I want to understand how colRegex is working in pyspark. How the colRegex is choosing between Col1 and Col2.

df = spark.createDataFrame([("a", 1), ("b", 2), ("c",  3)], ["Col1", "Col2"])

df.select(df.colRegex("`(Col1)?+.+`")).show()

+----+
|Col2|
+----+
|   1|
|   2|
|   3|
+----+

df.select(df.colRegex("`(Col2)?+.+`")).show()

+----+
|Col1|
+----+
|   a|
|   b|
|   c|
+----+

In the above expression I used "(Col3)?+.+". It gives me Col1 and Col2. Can you elaborate what is happening in the regex expression?

Answer 1

Your question is actually not really about colRegex. That function simply selects all the columns that match the provided regex. Spark being written in scala, it relies on scala/java regex implementation.

Indeed:

scala> "Col1".matches("(Col2)?+.+")
res28: Boolean = true
scala> "Col1".matches("(xxxxx)?+.+")
res28: Boolean = true
scala> "Col2".matches("(Col2)?+.+")
res28: Boolean = false

So the question is, how to explain that in java/scala Col2 is not matched by the regex (Col2)?+.+. If we have a look at the javadoc of the Pattern class, we read this:

Possessive quantifiers

X?+: X, once or not at all

This post Greedy vs.
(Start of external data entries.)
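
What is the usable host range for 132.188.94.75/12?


Network: 132.176.0.0
Broadcast: 132.191.255.255
First usable = network + 1
Last usable = broadcast - 1
Range: 132.176.0.1 to 132.191.255.254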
Reluctant vs. Possessive Qualifiers explains nicely what a possessive quantifier is. In a nutshell, it is a greedy quantifier that does not backtrack when it fails. In this case, Col2 matches (Col2)?+ and then there is nothing to match with .+ that requires at least one character.

With ?, the greedy (usual) quantifier, the matching would backtrack, match (Col2)? with nothing and return true because Col2 matches .+.

With ?+ however, the possessive quantifier, it does not backtrack and fails there. This is why (Col2)?+.+ matches all non empty expressions except Col2.